True. I think the big problem is that companies fell like they are at the mercy of GTK rather than having an equal hand in developing it. I don't know if Red Hat or some other company has the most pull over GTK3+, but they certainly made a lot of unpopular decisions in the move from GTK2 -> GTK3. The fact that they keep breaking people's GTK apps certainly isn't helping them.
No, it was the best 13 years ago too (even by a bigger margin than today)... but stupid Trolltech licensed it with a propietary licence and QT won a lot of enemies inside the open source community.
Years later Trolltech finally licensed the QT with the LGPL but the damage was already done. Bummer...
You seem to have been away from Windows for some time.
The XAML stack has been rewritten in C++ for Windows 8.
When targeting Metro applications, you can use XAML with C++/CX, which compiles to native code. Or use the Windows Runtime template framework when you prefer to use plain C++ without language extensions.
I always find funny people complaining about MFC.
When Microsoft did MFC they tried to copy Borland's OWL by doing a proper OO framework. This is where Afx prefix comes from.

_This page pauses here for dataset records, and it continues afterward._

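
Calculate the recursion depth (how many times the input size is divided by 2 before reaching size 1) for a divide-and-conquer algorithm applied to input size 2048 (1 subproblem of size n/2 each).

For divide and conquer with division factor 2:

Problem sizes at each level:
Level 0: 2048
Level 1: 1024
Level 2: 512
Level 3: 256
Level 4: 128
Level 5: 64
Level 6: 32
Level 7: 16
Level 8: 8
Level 9: 4
Level 10: 2
Level 11: 1

The root is level 0 and the size-1 base case is level 11 (the tree spans levels 0 through 11, i.e. 12 levels counting the root), so the depth is the number of divisions: log_2(2048) = 11

The recursion tree depth is log_2(2048) = 11. At each level, the problem size is divided by 2, so it takes 11 divisions to reduce to a base case of size 1. The algorithm makes 1 recursive call at each level.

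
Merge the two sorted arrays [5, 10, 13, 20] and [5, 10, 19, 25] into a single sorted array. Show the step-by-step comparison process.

Merging process:

Compare 5 vs 5: take 5 from left. Merged: [5]
Compare 10 vs 5: take 5 from right. Merged: [5, 5]
Compare 10 vs 10: take 10 from left. Merged: [5, 5, 10]
Compare 13 vs 10: take 10 from right. Merged: [5, 5, 10, 10]
Compare 13 vs 19: take 13 from left. Merged: [5, 5, 10, 10, 13]
Compare 20 vs 19: take 19 from right. Merged: [5, 5, 10, 10, 13, 19]
Compare 20 vs 25: take 20 from left. Merged: [5, 5, 10, 10, 13, 19, 20]
Append remaining from right: [25]. Merged: [5, 5, 10, 10, 13, 19, 20, 25]

Final merged array: [5, 5, 10, 10, 13, 19, 20, 25]
Total comparisons: 7

The merged array is [5, 5, 10, 10, 13, 19, 20, 25], requiring 7 comparisons. The merge step runs in O(n) time where n is the total number of elements.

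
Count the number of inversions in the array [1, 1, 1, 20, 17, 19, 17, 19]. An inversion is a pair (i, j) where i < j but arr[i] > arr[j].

Finding inversions in [1, 1, 1, 20, 17, 19, 17, 19]:

(3, 4): arr[3]=20 > arr[4]=17
(3, 5): arr[3]=20 > arr[5]=19
(3, 6): arr[3]=20 > arr[6]=17
(3, 7): arr[3]=20 > arr[7]=19
(5, 6): arr[5]=19 > arr[6]=17

Total inversions: 5

The array has 5 inversion(s): (3,4), (3,5), (3,6), (3,7), (5,6). Each pair (i,j) satisfies i < j and arr[i] > arr[j].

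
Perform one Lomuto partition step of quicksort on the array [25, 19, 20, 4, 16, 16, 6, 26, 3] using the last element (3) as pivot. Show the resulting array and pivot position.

Lomuto partition with pivot = 3:

Initial array: [25, 19, 20, 4, 16, 16, 6, 26, 3]

arr[0]=25 > 3: no swap
arr[1]=19 > 3: no swap
arr[2]=20 > 3: no swap
arr[3]=4 > 3: no swap
arr[4]=16 > 3: no swap
arr[5]=16 > 3: no swap
arr[6]=6 > 3: no swap
arr[7]=26 > 3: no swap

Place pivot at position 0: [3, 19, 20, 4, 16, 16, 6, 26, 25]
Pivot position: 0

After partitioning with pivot 3, the array becomes [3, 19, 20, 4, 16, 16, 6, 26, 25]. The pivot is placed at index 0. All elements to the left of the pivot are <= 3, and all elements to the right are > 3.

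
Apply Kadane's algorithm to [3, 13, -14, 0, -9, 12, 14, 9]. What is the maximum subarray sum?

Using Kadane's algorithm on [3, 13, -14, 0, -9, 12, 14, 9]:

Scanning through the array:
Position 1 (value 13): max_ending_here = 16, max_so_far = 16
Position 2 (value -14): max_ending_here = 2, max_so_far = 16
Position 3 (value 0): max_ending_here = 2, max_so_far = 16
Position 4 (value -9): max_ending_here = -7, max_so_far = 16
Position 5 (value 12): max_ending_here = 12, max_so_far = 16
Position 6 (value 14): max_ending_here = 26, max_so_far = 26
Position 7 (value 9): max_ending_here = 35, max_so_far = 35

Maximum subarray: [12, 14, 9]
Maximum sum: 35

The maximum subarray is [12, 14, 9] with sum 35. This subarray runs from index 5 to index 7.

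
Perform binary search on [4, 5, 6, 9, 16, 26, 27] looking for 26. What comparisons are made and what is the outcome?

Binary search for 26 in [4, 5, 6, 9, 16, 26, 27]:

lo=0, hi=6, mid=3, arr[mid]=9 -> 9 < 26, search right half
lo=4, hi=6, mid=5, arr[mid]=26 -> Found target at index 5!

Binary search finds 26 at index 5 after 2 comparisons. The search repeatedly halves the search space by comparing with the middle element.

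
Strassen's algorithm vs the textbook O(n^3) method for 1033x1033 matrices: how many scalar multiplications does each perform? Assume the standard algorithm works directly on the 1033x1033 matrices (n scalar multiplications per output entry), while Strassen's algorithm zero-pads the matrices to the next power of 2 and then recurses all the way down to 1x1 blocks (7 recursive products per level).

Matrix multiplication for 1033x1033 matrices:

Strassen's algorithm requires power-of-2 dimensions. Pad 1033x1033 to 2048x2048 (next power of 2).

Standard algorithm: 1033^3 = 1102302937 multiplications
Strassen's algorithm: 7^(log2(2048)) = 7^11 = 1977326743 multiplications
Difference: 1102302937 - 1977326743 = -875023806 (Strassen uses MORE here due to padding overhead — for small or just-over-power-of-2 n, padding can outweigh the per-level savings)

Standard: 1102302937 multiplications (1033^3). Strassen: 1977326743 multiplications (7^11, after padding to 2048x2048). Strassen reduces 8 recursive multiplications to 7 at each level.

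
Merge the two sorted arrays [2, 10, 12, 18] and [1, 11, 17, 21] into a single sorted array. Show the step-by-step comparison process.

Merging process:

Compare 2 vs 1: take 1 from right. Merged: [1]
Compare 2 vs 11: take 2 from left. Merged: [1, 2]
Compare 10 vs 11: take 10 from left. Merged: [1, 2, 10]
Compare 12 vs 11: take 11 from right. Merged: [1, 2, 10, 11]
Compare 12 vs 17: take 12 from left. Merged: [1, 2, 10, 11, 12]
Compare 18 vs 17: take 17 from right. Merged: [1, 2, 10, 11, 12, 17]
Compare 18 vs 21: take 18 from left. Merged: [1, 2, 10, 11, 12, 17, 18]
Append remaining from right: [21]. Merged: [1, 2, 10, 11, 12, 17, 18, 21]

Final merged array: [1, 2, 10, 11, 12, 17, 18, 21]
Total comparisons: 7

The merged array is [1, 2, 10, 11, 12, 17, 18, 21], requiring 7 comparisons. The merge step runs in O(n) time where n is the total number of elements.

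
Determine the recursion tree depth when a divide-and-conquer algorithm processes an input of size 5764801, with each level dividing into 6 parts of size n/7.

For divide and conquer with division factor 7:

Problem sizes at each level:
Level 0: 5764801
Level 1: 823543
Level 2: 117649
Level 3: 16807
Level 4: 2401
Level 5: 343
Level 6: 49
Level 7: 7
Level 8: 1

The root is level 0 and the size-1 base case is level 8 (the tree spans levels 0 through 8, i.e. 9 levels counting the root), so the depth is the number of divisions: log_7(5764801) = 8

The recursion tree depth is log_7(5764801) = 8. At each level, the problem size is divided by 7, so it takes 8 divisions to reduce to a base case of size 1. The algorithm makes 6 recursive calls at each level.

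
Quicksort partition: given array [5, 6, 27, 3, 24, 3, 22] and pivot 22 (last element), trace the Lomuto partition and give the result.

Lomuto partition with pivot = 22:

Initial array: [5, 6, 27, 3, 24, 3, 22]

arr[0]=5 <= 22: swap with position 0, array becomes [5, 6, 27, 3, 24, 3, 22]
arr[1]=6 <= 22: swap with position 1, array becomes [5, 6, 27, 3, 24, 3, 22]
arr[2]=27 > 22: no swap
arr[3]=3 <= 22: swap with position 2, array becomes [5, 6, 3, 27, 24, 3, 22]
arr[4]=24 > 22: no swap
arr[5]=3 <= 22: swap with position 3, array becomes [5, 6, 3, 3, 24, 27, 22]

Place pivot at position 4: [5, 6, 3, 3, 22, 27, 24]
Pivot position: 4

After partitioning with pivot 22, the array becomes [5, 6, 3, 3, 22, 27, 24]. The pivot is placed at index 4. All elements to the left of the pivot are <= 22, and all elements to the right are > 22.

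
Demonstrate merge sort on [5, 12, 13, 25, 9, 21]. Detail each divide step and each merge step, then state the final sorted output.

Merge sort trace:

Split: [5, 12, 13, 25, 9, 21] -> [5, 12, 13] and [25, 9, 21]
  Split: [5, 12, 13] -> [5] and [12, 13]
    Split: [12, 13] -> [12] and [13]
    Merge: [12] + [13] -> [12, 13]
  Merge: [5] + [12, 13] -> [5, 12, 13]
  Split: [25, 9, 21] -> [25] and [9, 21]
    Split: [9, 21] -> [9] and [21]
    Merge: [9] + [21] -> [9, 21]
  Merge: [25] + [9, 21] -> [9, 21, 25]
Merge: [5, 12, 13] + [9, 21, 25] -> [5, 9, 12, 13, 21, 25]

Final sorted array: [5, 9, 12, 13, 21, 25]

The merge sort proceeds by recursively splitting the array and merging sorted halves.
After all merges, the sorted array is [5, 9, 12, 13, 21, 25].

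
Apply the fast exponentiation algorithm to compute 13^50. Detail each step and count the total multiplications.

Computing 13^50 by squaring (build up from 13^1; each line after the first costs one multiplication):

13^1 = 13
13^2 = (13^1)^2 = 13^2 = 169
13^3 = 13 * 13^2 = 13 * 169 = 2197
13^6 = (13^3)^2 = 2197^2 = 4826809
13^12 = (13^6)^2 = 4826809^2 = 23298085122481
13^24 = (13^12)^2 = 23298085122481^2 = 542800770374370512771595361
13^25 = 13 * 13^24 = 13 * 542800770374370512771595361 = 7056410014866816666030739693
13^50 = (13^25)^2 = 7056410014866816666030739693^2 = 49792922297912707801714181535533618316401192004725734249

Result: 49792922297912707801714181535533618316401192004725734249
Multiplications needed: 7 (7 lines after 13^1)

13^50 = 49792922297912707801714181535533618316401192004725734249. Using exponentiation by squaring, this requires 7 multiplications. The key idea: if the exponent is even, square the half-power; if odd, multiply by the base once.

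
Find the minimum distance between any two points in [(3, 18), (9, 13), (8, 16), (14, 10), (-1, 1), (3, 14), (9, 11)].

Computing all pairwise distances among 7 points:

d((3, 18), (9, 13)) = 7.8102
d((3, 18), (8, 16)) = 5.3852
d((3, 18), (14, 10)) = 13.6015
d((3, 18), (-1, 1)) = 17.4642
d((3, 18), (3, 14)) = 4.0
d((3, 18), (9, 11)) = 9.2195
d((9, 13), (8, 16)) = 3.1623
d((9, 13), (14, 10)) = 5.831
d((9, 13), (-1, 1)) = 15.6205
d((9, 13), (3, 14)) = 6.0828
d((9, 13), (9, 11)) = 2.0 <-- minimum
d((8, 16), (14, 10)) = 8.4853
d((8, 16), (-1, 1)) = 17.4929
d((8, 16), (3, 14)) = 5.3852
d((8, 16), (9, 11)) = 5.099
d((14, 10), (-1, 1)) = 17.4929
d((14, 10), (3, 14)) = 11.7047
d((14, 10), (9, 11)) = 5.099
d((-1, 1), (3, 14)) = 13.6015
d((-1, 1), (9, 11)) = 14.1421
d((3, 14), (9, 11)) = 6.7082

Closest pair: (9, 13) and (9, 11) with distance 2.0

The closest pair is (9, 13) and (9, 11) with Euclidean distance 2.0. For 7 points, brute-force pairwise comparison is shown above. For large n, the divide-and-conquer algorithm (sort by x, recurse on halves, check the dividing strip) achieves O(n log n).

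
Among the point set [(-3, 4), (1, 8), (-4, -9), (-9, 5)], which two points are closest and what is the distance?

Computing all pairwise distances among 4 points:

d((-3, 4), (1, 8)) = 5.6569 <-- minimum
d((-3, 4), (-4, -9)) = 13.0384
d((-3, 4), (-9, 5)) = 6.0828
d((1, 8), (-4, -9)) = 17.72
d((1, 8), (-9, 5)) = 10.4403
d((-4, -9), (-9, 5)) = 14.8661

Closest pair: (-3, 4) and (1, 8) with distance 5.6569

The closest pair is (-3, 4) and (1, 8) with Euclidean distance 5.6569. For 4 points, brute-force pairwise comparison is shown above. For large n, the divide-and-conquer algorithm (sort by x, recurse on halves, check the dividing strip) achieves O(n log n).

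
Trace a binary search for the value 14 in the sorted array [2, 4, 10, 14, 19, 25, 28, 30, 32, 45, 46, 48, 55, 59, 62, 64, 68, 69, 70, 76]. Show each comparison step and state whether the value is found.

Binary search for 14 in [2, 4, 10, 14, 19, 25, 28, 30, 32, 45, 46, 48, 55, 59, 62, 64, 68, 69, 70, 76]:

lo=0, hi=19, mid=9, arr[mid]=45 -> 45 > 14, search left half
lo=0, hi=8, mid=4, arr[mid]=19 -> 19 > 14, search left half
lo=0, hi=3, mid=1, arr[mid]=4 -> 4 < 14, search right half
lo=2, hi=3, mid=2, arr[mid]=10 -> 10 < 14, search right half
lo=3, hi=3, mid=3, arr[mid]=14 -> Found target at index 3!

Binary search finds 14 at index 3 after 5 comparisons. The search repeatedly halves the search space by comparing with the middle element.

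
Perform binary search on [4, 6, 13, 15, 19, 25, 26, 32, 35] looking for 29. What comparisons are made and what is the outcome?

Binary search for 29 in [4, 6, 13, 15, 19, 25, 26, 32, 35]:

lo=0, hi=8, mid=4, arr[mid]=19 -> 19 < 29, search right half
lo=5, hi=8, mid=6, arr[mid]=26 -> 26 < 29, search right half
lo=7, hi=8, mid=7, arr[mid]=32 -> 32 > 29, search left half
lo=7 > hi=6, target 29 not found

Binary search determines that 29 is not in the array after 3 comparisons. The search space was exhausted without finding the target.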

After some field research, most complained it was too OO and they would prefer just a thin layer over Win32, which triggered a rewrite before publishing it.
So the ones to blame are the C developers moving to Windows that couldn't deal with C++.
When targeting Metro applications, you can use XAML with C++/CX, which compiles to native code. Or use the Windows Runtime template framework when you prefer to use plain C++ without language extensions.
While true what you write, you are leaving something out:
1. C++/CX only really works for Windows 8+. Thus, unless you are willing to ditch 90% of your potential market, you can't use it yet for quite a while (5+ years with current reception of Win8).
2. C++/CX is not C++. Personally I like C++/CX a lot better than C++/CLI, but it is still a language bridge into a foreign type system. It roughly falls into the same category as Objective C++.
3. The Windows Runtime template framework is indeed C++, but from what I've seen of it so far I'd prefer even MFC over what I saw!
Given those constraints, the C++ XAML stack as an alternative to Qt for a C++ developer is not a very good one at this time. Except when explicitly targeting Metro and nothing else.
I agree with your points.
Before using Microsoft tooling, I was using Borland most of the time.
Visual C++ funny enough, being Visual did not offer the same RAD capabilities of Delphi and C++ Builder have since 1995.
Or the capabilities provided by OWL in Turbo Pascal and Turbo/Borland C++.
Instead Microsoft extensions always seemed to cater more to the C developer going C++. Which given the background of the initial MFC prototype seems to have been the case.
The best way would be to download Qt with QtCreator.
http://qt-project.org/downloads
There are lots of videos to learn from,
http://qt-project.org/videos
The documentation is also quite good
http://qt-project.org/doc/
Other than that there are a few books, but I hardly read any of them.
Then again, I know Qt since the KDE 1.0 days, so probably not the most indicated person to give advices how to learn it nowadays.
A nice video about the capabilities of Qt can be found in http://www.youtube.com/watch?v=FIs5YqzS4Bc
Edited 2013-07-06 09:45 UTC
Just like to highlight that LXDE is awesome in its usability and now also in its flexibility. If they would just integrate a 'view timezones' applet, it would be feature-complete for my use. (For now, gsimplecal works -- but I'd like a Qt equivalent as well.)
Note that LXDE-Qt is now on Qt4, but apparently the porting to Qt4.1 should be relatively easy (they're skipping Qt5.0 for ease-of-porting reasons). That makes the release of Qt5.1 double-plus-good to me!